A Agência de Proteção Ambiental reaprovou na sexta-feira o herbicida dicamba para uso em soja e algodão geneticamente modificados, um pesticida que gerou preocupação generalizada sobre sua tendência de viajar e destruir plantações próximas.
A agência disse que o dicamba é fundamental para os agricultores que, de outra forma, veriam as suas colheitas ameaçadas por ervas daninhas de rápido crescimento. Para garantir que o pesticida seja usado com segurança, a agência disse que impôs fortes proteções e limites ao seu uso.
Dicamba é um herbicida comum que pode ser pulverizado em culturas geneticamente modificadas. Mata ervas daninhas, mas não danifica as colheitas. É usado há décadas, mas nos últimos anos tornou-se mais difundido nas fazendas.
Os defensores criticaram duramente a agência, dizendo que estão a avançar depois de os tribunais terem bloqueado esforços semelhantes em 2020 e 2024. Permitir a sua utilização nestas duas culturas comuns irá expandir dramaticamente a quantidade aplicada e aumentar os danos, dizem os defensores.
Kelly Ryerson, ativista do movimento Make American Healthy Again (Maha), que forjou uma tênue aliança política com o governo Trump, disse estar desanimada com a decisão.
“Uma das minhas principais prioridades era descontinuar permanentemente o uso de dicamba para aplicações over-the-top devido” aos seus danos, disse ele. “As novas restrições de uso não são suficientes e irão perpetuar a rotina química em que muitos agricultores estão presos.”
A EPA disse que os produtores querem o herbicida e precisam de apoio, e que esta não é uma questão de Maha versus EPA.
A agência disse que as preocupações com a deriva do dicamba para lugares onde não era pretendido são reais e devem ser gerenciadas. Estabeleceu limites sobre quanto pode ser aplicado por acre, quanto pode ser aplicado em dias quentes e estabeleceu zonas tampão para evitar danos às culturas próximas. Se seguido, o produto químico pode ser usado sem ameaçar os seres humanos ou o meio ambiente, de acordo com a EPA.
A Associação Americana de Soja aplaudiu a decisão e disse que regras claras ajudariam os agricultores a se preparar para a próxima estação de cultivo e a controlar ervas daninhas destrutivas.
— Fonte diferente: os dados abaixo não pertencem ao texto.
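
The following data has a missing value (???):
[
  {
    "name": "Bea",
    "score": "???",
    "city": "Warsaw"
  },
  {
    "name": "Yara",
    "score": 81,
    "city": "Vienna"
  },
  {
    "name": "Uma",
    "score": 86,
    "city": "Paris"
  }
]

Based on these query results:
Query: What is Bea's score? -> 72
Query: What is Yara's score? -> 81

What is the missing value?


The missing value is Bea's score
From query: Bea's score = 72

ANSWER: 72


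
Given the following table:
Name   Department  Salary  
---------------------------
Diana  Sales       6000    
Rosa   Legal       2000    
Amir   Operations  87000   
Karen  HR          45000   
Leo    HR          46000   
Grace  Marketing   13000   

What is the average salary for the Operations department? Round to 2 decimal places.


Operations department members:
  Amir: 87000
Sum = 87000
Count = 1
Average = 87000 / 1 = 87000.00

ANSWER: 87000.00


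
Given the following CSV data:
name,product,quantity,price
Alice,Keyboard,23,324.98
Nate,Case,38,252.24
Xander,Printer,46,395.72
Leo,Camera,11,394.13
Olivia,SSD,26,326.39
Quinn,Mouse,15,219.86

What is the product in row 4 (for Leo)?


Row 4: Leo
Column 'product' = Camera

ANSWER: Camera


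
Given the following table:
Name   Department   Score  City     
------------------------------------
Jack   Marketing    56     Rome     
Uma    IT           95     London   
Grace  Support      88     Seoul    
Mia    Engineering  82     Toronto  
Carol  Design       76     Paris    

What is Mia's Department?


Row 4: Mia
Department = Engineering

ANSWER: Engineering


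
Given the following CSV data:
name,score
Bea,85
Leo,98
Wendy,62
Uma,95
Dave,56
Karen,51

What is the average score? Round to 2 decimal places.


Scores: 85, 98, 62, 95, 56, 51
Sum = 447
Count = 6
Average = 447 / 6 = 74.50

ANSWER: 74.50


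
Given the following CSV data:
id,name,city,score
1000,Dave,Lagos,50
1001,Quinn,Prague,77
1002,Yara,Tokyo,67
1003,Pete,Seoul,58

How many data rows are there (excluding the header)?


Counting rows (excluding header):
Header: id,name,city,score
Data rows: 4

ANSWER: 4


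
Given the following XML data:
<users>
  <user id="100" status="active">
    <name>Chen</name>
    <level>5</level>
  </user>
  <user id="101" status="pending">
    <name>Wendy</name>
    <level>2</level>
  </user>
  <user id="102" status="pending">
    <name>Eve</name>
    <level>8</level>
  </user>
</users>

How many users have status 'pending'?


Counting users with status='pending':
  Wendy (id=101) -> MATCH
  Eve (id=102) -> MATCH
Count: 2

ANSWER: 2


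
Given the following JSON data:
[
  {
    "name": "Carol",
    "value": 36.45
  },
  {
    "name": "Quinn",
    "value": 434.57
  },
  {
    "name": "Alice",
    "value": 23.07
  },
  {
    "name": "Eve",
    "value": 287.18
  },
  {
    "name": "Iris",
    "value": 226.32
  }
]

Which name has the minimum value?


Comparing values:
  Carol: 36.45
  Quinn: 434.57
  Alice: 23.07
  Eve: 287.18
  Iris: 226.32
Minimum: Alice (23.07)

ANSWER: Alice


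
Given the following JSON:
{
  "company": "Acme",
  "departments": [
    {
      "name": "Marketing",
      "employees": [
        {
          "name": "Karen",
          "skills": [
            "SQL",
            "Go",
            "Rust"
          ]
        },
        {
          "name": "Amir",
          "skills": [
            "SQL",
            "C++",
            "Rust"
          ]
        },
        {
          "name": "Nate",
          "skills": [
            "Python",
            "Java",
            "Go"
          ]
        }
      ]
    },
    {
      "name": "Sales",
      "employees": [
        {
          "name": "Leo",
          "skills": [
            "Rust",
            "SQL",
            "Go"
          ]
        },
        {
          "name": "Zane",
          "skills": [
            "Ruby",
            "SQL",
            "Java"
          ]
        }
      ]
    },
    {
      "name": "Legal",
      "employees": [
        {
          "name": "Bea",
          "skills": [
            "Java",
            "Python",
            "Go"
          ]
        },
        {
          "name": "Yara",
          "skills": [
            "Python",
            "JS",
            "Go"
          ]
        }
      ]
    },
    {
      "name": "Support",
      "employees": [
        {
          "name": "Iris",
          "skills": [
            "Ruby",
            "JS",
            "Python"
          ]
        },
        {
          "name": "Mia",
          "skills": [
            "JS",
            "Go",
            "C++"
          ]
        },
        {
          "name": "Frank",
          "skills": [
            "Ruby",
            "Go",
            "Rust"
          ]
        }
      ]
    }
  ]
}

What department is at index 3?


Path: departments[3].name
Value: Support

ANSWER: Support


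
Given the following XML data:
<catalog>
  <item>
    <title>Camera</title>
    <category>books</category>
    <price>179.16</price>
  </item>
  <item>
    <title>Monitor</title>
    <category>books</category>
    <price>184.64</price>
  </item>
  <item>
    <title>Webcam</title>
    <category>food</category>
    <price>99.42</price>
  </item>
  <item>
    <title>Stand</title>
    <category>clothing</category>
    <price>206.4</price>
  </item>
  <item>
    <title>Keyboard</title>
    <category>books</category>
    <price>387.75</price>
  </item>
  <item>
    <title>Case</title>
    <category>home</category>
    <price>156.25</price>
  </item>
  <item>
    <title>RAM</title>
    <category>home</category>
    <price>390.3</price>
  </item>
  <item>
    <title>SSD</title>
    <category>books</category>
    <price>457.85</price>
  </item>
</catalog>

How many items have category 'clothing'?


Scanning <item> elements for <category>clothing</category>:
  Item 4: Stand -> MATCH
Count: 1

ANSWER: 1


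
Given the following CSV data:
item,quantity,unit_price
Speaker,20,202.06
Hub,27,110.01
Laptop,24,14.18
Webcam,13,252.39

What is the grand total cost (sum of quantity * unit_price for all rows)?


Computing row totals:
  Speaker: 20 * 202.06 = 4041.2
  Hub: 27 * 110.01 = 2970.27
  Laptop: 24 * 14.18 = 340.32
  Webcam: 13 * 252.39 = 3281.07
Grand total = 4041.2 + 2970.27 + 340.32 + 3281.07 = 10632.86

ANSWER: 10632.86


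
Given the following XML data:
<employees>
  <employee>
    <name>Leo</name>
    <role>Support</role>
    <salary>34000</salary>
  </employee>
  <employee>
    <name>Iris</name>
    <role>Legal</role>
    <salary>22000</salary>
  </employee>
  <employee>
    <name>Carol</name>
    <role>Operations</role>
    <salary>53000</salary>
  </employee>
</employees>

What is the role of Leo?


Searching for <employee> with <name>Leo</name>
Found at position 1
<role>Support</role>

ANSWER: Support


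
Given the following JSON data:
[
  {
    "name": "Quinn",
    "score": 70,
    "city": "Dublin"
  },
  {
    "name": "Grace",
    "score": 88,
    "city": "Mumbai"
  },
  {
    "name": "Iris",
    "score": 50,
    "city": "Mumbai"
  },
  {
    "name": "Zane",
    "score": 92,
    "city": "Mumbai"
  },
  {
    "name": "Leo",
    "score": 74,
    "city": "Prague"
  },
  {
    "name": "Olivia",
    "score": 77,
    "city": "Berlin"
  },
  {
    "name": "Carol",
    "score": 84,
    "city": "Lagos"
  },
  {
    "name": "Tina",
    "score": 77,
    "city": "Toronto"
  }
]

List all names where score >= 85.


Filtering records where score >= 85:
  Quinn (score=70) -> no
  Grace (score=88) -> YES
  Iris (score=50) -> no
  Zane (score=92) -> YES
  Leo (score=74) -> no
  Olivia (score=77) -> no
  Carol (score=84) -> no
  Tina (score=77) -> no


ANSWER: Grace, Zane


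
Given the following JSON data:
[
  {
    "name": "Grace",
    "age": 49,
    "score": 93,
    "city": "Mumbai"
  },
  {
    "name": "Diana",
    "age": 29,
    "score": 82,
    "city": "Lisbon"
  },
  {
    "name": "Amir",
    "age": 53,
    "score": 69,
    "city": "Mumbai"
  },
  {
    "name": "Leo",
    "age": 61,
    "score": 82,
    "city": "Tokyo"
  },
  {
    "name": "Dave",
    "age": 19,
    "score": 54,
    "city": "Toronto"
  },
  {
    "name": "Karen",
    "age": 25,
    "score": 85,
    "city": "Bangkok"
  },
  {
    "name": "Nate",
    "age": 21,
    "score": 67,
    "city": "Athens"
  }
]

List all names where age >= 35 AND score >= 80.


Checking both conditions:
  Grace (age=49, score=93) -> YES
  Diana (age=29, score=82) -> no
  Amir (age=53, score=69) -> no
  Leo (age=61, score=82) -> YES
  Dave (age=19, score=54) -> no
  Karen (age=25, score=85) -> no
  Nate (age=21, score=67) -> no


ANSWER: Grace, Leo


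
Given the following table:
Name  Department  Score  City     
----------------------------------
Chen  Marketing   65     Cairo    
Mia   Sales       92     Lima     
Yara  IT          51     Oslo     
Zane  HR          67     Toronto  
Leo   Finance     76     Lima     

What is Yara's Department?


Row 3: Yara
Department = IT

ANSWER: IT


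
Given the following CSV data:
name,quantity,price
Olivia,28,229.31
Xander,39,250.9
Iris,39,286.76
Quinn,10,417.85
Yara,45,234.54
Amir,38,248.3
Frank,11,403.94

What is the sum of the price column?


Values in 'price' column:
  Row 1: 229.31
  Row 2: 250.9
  Row 3: 286.76
  Row 4: 417.85
  Row 5: 234.54
  Row 6: 248.3
  Row 7: 403.94
Sum = 229.31 + 250.9 + 286.76 + 417.85 + 234.54 + 248.3 + 403.94 = 2071.6

ANSWER: 2071.6


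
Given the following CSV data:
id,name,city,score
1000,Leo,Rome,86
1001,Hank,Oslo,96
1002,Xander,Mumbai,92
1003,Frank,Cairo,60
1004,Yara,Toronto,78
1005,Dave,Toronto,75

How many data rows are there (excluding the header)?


Counting rows (excluding header):
Header: id,name,city,score
Data rows: 6

ANSWER: 6


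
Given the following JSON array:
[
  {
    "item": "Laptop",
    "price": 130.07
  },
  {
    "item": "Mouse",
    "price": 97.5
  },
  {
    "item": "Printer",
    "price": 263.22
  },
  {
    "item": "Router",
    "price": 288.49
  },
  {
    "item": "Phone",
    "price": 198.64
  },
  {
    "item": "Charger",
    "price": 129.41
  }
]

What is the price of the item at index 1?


Array index 1 -> Mouse
price = 97.5

ANSWER: 97.5


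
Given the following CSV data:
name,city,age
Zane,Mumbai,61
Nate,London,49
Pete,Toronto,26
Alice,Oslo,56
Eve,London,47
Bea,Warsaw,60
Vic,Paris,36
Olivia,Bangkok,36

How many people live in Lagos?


Scanning city column for 'Lagos':
Total matches: 0

ANSWER: 0


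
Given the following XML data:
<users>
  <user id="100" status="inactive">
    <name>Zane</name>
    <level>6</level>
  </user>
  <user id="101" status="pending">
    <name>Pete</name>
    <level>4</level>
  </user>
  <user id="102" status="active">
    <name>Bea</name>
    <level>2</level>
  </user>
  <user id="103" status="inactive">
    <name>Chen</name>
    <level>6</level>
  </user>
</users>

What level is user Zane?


Finding user: Zane
<level>6</level>

ANSWER: 6


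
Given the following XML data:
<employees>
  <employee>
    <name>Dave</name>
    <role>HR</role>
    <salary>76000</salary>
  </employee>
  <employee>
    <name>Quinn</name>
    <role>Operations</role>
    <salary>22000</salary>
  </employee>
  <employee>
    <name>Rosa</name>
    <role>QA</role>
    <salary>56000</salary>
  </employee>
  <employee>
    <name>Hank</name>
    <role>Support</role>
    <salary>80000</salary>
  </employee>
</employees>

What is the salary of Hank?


Searching for <employee> with <name>Hank</name>
Found at position 4
<salary>80000</salary>

ANSWER: 80000


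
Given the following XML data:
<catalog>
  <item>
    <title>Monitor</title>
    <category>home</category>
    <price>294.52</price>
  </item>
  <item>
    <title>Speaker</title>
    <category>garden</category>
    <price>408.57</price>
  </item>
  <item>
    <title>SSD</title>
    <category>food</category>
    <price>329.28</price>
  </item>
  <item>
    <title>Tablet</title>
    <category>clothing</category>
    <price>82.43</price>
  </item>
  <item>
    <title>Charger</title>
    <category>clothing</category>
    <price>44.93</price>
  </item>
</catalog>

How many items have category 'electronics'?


Scanning <item> elements for <category>electronics</category>:
Count: 0

ANSWER: 0


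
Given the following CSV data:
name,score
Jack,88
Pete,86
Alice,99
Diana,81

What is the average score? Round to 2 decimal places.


Scores: 88, 86, 99, 81
Sum = 354
Count = 4
Average = 354 / 4 = 88.50

ANSWER: 88.50


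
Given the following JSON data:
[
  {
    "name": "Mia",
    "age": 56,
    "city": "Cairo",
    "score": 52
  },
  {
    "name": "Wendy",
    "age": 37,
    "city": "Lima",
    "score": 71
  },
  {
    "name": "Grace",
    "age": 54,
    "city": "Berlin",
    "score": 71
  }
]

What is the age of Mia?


Looking up record where name = Mia
Record index: 0
Field 'age' = 56

ANSWER: 56


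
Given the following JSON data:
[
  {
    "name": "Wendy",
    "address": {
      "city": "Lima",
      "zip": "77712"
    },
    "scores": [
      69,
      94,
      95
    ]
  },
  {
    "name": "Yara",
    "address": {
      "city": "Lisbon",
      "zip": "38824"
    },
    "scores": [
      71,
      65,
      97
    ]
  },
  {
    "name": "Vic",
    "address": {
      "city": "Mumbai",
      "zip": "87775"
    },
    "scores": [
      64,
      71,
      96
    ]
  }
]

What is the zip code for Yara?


Path: records[1].address.zip
Value: 38824

ANSWER: 38824


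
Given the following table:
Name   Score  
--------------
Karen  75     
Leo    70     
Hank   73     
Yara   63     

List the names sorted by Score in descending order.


Sorting by Score (descending):
  Karen: 75
  Hank: 73
  Leo: 70
  Yara: 63


ANSWER: Karen, Hank, Leo, Yara


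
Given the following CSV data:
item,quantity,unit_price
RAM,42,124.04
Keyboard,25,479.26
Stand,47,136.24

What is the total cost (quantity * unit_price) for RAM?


Row: RAM
quantity = 42
unit_price = 124.04
total = 42 * 124.04 = 5209.68

ANSWER: 5209.68


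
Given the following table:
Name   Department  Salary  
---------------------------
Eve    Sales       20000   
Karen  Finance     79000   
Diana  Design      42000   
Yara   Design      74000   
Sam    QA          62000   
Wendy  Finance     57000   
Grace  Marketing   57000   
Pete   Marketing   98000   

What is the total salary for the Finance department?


Finance department members:
  Karen: 79000
  Wendy: 57000
Total = 79000 + 57000 = 136000

ANSWER: 136000


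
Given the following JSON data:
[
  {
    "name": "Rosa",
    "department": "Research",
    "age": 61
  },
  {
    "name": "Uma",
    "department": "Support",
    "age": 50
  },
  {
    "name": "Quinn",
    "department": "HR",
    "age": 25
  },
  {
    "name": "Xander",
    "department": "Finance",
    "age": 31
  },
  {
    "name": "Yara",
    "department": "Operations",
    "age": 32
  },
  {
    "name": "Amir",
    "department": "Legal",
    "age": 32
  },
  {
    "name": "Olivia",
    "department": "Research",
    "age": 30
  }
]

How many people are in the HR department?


Scanning records for department = HR
  Record 2: Quinn
Count: 1

ANSWER: 1


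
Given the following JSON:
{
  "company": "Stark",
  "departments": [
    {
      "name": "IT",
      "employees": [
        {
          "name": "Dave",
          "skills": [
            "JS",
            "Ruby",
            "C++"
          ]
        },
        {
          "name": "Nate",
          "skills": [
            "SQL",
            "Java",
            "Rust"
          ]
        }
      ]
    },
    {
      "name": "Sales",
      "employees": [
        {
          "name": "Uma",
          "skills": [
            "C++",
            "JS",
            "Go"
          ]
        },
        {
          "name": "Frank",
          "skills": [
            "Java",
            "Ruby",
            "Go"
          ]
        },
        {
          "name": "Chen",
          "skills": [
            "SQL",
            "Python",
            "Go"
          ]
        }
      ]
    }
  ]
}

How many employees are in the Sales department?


Path: departments[1].employees
Count: 3

ANSWER: 3


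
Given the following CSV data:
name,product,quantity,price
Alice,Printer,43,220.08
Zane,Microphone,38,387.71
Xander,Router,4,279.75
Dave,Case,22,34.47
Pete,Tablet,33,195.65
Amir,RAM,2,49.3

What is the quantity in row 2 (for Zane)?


Row 2: Zane
Column 'quantity' = 38

ANSWER: 38


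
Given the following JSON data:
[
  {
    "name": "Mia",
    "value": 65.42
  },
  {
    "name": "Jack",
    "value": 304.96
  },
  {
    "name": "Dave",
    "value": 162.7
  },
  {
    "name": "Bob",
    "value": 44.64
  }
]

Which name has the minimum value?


Comparing values:
  Mia: 65.42
  Jack: 304.96
  Dave: 162.7
  Bob: 44.64
Minimum: Bob (44.64)

ANSWER: Bob


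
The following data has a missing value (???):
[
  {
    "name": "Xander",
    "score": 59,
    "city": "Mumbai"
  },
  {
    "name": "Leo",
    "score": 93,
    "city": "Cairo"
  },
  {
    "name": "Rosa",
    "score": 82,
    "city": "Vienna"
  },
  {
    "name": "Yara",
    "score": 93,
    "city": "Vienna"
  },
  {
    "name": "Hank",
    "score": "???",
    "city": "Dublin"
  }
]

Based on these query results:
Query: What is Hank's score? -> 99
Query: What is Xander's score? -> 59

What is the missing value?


The missing value is Hank's score
From query: Hank's score = 99

ANSWER: 99


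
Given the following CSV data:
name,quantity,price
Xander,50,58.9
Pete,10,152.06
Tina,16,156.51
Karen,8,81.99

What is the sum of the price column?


Values in 'price' column:
  Row 1: 58.9
  Row 2: 152.06
  Row 3: 156.51
  Row 4: 81.99
Sum = 58.9 + 152.06 + 156.51 + 81.99 = 449.46

ANSWER: 449.46


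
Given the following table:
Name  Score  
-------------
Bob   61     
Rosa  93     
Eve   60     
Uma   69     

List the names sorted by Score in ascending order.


Sorting by Score (ascending):
  Eve: 60
  Bob: 61
  Uma: 69
  Rosa: 93


ANSWER: Eve, Bob, Uma, Rosa


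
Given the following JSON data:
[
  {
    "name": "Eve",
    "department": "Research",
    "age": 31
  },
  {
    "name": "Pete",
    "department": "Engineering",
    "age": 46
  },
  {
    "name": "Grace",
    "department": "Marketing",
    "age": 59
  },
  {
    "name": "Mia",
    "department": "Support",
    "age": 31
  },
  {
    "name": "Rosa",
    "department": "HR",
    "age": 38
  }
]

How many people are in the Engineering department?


Scanning records for department = Engineering
  Record 1: Pete
Count: 1

ANSWER: 1


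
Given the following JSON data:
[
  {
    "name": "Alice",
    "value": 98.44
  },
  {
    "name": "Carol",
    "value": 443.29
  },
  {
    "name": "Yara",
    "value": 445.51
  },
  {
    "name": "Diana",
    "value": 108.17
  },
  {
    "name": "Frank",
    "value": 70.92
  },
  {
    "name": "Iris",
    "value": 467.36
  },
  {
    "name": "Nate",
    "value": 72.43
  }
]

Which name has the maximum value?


Comparing values:
  Alice: 98.44
  Carol: 443.29
  Yara: 445.51
  Diana: 108.17
  Frank: 70.92
  Iris: 467.36
  Nate: 72.43
Maximum: Iris (467.36)

ANSWER: Iris


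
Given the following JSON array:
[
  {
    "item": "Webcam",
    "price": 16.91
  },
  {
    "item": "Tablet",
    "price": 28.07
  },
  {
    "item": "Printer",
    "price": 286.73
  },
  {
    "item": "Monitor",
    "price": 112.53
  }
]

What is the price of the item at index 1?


Array index 1 -> Tablet
price = 28.07

ANSWER: 28.07


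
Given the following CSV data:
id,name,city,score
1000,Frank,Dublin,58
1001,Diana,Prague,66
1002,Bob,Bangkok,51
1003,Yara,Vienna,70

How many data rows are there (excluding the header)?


Counting rows (excluding header):
Header: id,name,city,score
Data rows: 4

ANSWER: 4


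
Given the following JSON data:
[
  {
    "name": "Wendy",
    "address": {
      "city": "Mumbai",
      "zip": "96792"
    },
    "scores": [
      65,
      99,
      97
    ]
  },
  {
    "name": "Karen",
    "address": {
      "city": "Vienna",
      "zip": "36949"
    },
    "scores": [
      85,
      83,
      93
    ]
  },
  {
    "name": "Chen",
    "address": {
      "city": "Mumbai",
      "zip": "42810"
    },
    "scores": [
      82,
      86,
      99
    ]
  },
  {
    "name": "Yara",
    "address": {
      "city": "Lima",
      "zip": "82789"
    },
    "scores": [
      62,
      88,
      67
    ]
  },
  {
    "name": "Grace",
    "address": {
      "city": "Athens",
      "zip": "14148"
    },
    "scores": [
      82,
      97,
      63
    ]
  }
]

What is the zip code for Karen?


Path: records[1].address.zip
Value: 36949

ANSWER: 36949


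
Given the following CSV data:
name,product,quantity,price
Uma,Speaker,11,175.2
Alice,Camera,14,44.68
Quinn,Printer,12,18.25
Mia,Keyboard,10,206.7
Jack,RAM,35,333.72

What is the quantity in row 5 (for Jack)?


Row 5: Jack
Column 'quantity' = 35

ANSWER: 35


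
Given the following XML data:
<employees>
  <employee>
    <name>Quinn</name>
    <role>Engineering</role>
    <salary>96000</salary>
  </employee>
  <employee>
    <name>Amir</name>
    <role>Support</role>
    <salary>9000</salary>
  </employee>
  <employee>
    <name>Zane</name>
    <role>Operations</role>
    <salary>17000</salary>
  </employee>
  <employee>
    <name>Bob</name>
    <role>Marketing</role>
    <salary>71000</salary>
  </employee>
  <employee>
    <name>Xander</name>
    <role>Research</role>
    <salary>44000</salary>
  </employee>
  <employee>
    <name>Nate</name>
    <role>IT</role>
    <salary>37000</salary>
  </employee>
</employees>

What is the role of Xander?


Searching for <employee> with <name>Xander</name>
Found at position 5
<role>Research</role>

ANSWER: Research


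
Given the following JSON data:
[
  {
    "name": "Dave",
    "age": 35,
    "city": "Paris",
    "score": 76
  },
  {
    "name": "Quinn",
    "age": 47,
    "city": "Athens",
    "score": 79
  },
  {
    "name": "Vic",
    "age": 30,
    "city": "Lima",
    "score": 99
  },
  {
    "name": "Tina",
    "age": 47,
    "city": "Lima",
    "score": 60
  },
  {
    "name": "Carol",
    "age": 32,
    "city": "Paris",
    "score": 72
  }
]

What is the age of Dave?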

Grupos ambientalistas disseram que a deriva do dicamba danificou vastas áreas e devastou hortas, árvores e outras plantas críticas.
“Quando a situação é crítica, esta administração está disposta a fazer tudo o que puder para apaziguar a indústria de pesticidas, independentemente das consequências para a saúde pública ou para o ambiente”, disse Nathan Donley, diretor de ciências de saúde ambiental do Centro para a Diversidade Biológica, uma organização sem fins lucrativos.
Ambientalistas disseram que as restrições de uso da EPA são insuficientes e permitem a aplicação por muito tempo e em muitos dias do ano. A proteção que a agência utiliza para evitar danos às plantas próximas já se mostrou ineficaz, disseram.
Os pesquisadores têm trabalhado para entender melhor seus riscos à saúde. Um estudo de 2020 publicado no International Journal of Epidemiology descobriu que a exposição ao dicamba estava associada a um risco aumentado de alguns tipos de cancro, incluindo cancro do fígado e um tipo de leucemia que afecta o sangue e a medula óssea.
A Bayer, fabricante de dicamba, disse que o registro federal agora permitirá que busquem aprovações estaduais. Eles lançarão treinamento para aplicadores nas próximas semanas.